I’m using this post to salute the Women of Whiting (WOW). “Whiting” is the name of our engineering school, and this group of women are graduate students who have taken the initiative to come together, lift each other up and build their network.

When I give talks, I am often asked about what we can all do to nurture a more inclusive community. Among my answers is THIS: support each other at all levels. And what the Women of Whiting are doing is just one example of what each of us could do with our peers at any stage in our professional development. 

Women

of

Whiting

Although WOW had existed in fits and starts in the past, Alexandra Sneider and Inez Lam re-started the Women of Whiting in Fall 2016. Its purpose is “support women in STEM through professional development, outreach, and social events”. Alexandra and Inez are now in their third year as Co-Presidents, and they have grown the organization to include over 200 members (students, staff, and faculty) across the many divisions of the University. They imagined and executed the annual Women in STEM Symposium, a one-day event providing communication, negotiation, and career planning guidance that draws over 150 attendees from Hopkins and surrounding universities with 20 diverse speakers, a poster session, networking, and career fair component. 

In addition to WOW, Inez and Alexandra are involved in many outreach and leadership positions on campus. Inez has served on the Biomedical Engineering PhD Student Council as co-president and now as faculty-student liaison, and has helped in planning PhD student recruitment for the BME program. In addition, she is a mentor in the P-TECH Dunbar program, a speaker for prospective students at the Institute for Computational Medicine, and has served the BCI-EDGE advisory committee to promote career opportunities for biomedical PhD students.

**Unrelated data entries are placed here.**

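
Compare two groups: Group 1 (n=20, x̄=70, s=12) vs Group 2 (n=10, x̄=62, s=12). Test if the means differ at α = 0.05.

Pooled sp = 12.0. t = 1.721, df = 28. Critical t = ±2.048. Fail to reject H₀.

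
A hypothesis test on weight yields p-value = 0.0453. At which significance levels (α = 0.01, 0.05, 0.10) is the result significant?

p = 0.0453. Significant at: α = 0.05, 0.1.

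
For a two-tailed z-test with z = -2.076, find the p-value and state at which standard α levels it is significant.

p = 2·P(Z > |-2.076|) = 2·(1 - Φ(2.076)) ≈ 0.0379. Significant at α = 0.1; Significant at α = 0.05.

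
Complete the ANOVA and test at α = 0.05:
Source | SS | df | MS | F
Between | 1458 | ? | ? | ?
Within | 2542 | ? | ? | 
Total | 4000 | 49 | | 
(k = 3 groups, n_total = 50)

df_between = 2, df_within = 47. MS_between = 729.0, MS_within = 54.09. F = 13.479, F_crit ≈ 3.195. Reject H₀.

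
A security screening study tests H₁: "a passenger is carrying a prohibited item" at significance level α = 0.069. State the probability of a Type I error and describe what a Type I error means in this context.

P(Type I error) = α = 0.069. A Type I error is rejecting H₀ when H₀ is actually true (false positive) — here, concluding that a passenger is carrying a prohibited item when in fact this is not the case. Consequence: detaining an innocent passenger — delay and inconvenience.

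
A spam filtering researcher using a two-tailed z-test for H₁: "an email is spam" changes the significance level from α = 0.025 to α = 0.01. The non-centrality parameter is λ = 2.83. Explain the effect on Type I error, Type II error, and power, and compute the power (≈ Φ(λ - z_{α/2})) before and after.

Decreasing α from 0.025 to 0.01:
• Type I error rate decreases (α is the Type I rate by definition).
• Critical value moves from z_{α/2} = 2.241 to 2.576, so power = Φ(λ - z_{α/2}) goes from Φ(2.83 - 2.241) = 0.722 to Φ(2.83 - 2.576) = 0.6.
• Type II error rate β = 1 - power therefore increases (0.278 → 0.4).
Appropriate when false positives are costly — here, a legitimate email is sent to the spam folder and the user misses it.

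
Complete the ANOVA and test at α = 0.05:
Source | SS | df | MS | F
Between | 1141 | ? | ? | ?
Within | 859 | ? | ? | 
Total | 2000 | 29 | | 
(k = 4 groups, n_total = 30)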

Alexandra serves as the WOW representative on the Diversity Council for the School of Medicine graduate students, and as a Women in Science and Engineering (WISE) Program mentor for the past two years. Alexandra is also actively involved in recruitment efforts for the Chemical and Biomolecular Engineering (ChemBE) PhD program, for prospective undergraduates through the Hopkins Office for Undergraduate Research (HOUR), and as a speaker for the Mechanical Engineering Department’s Graduate Recruitment Day.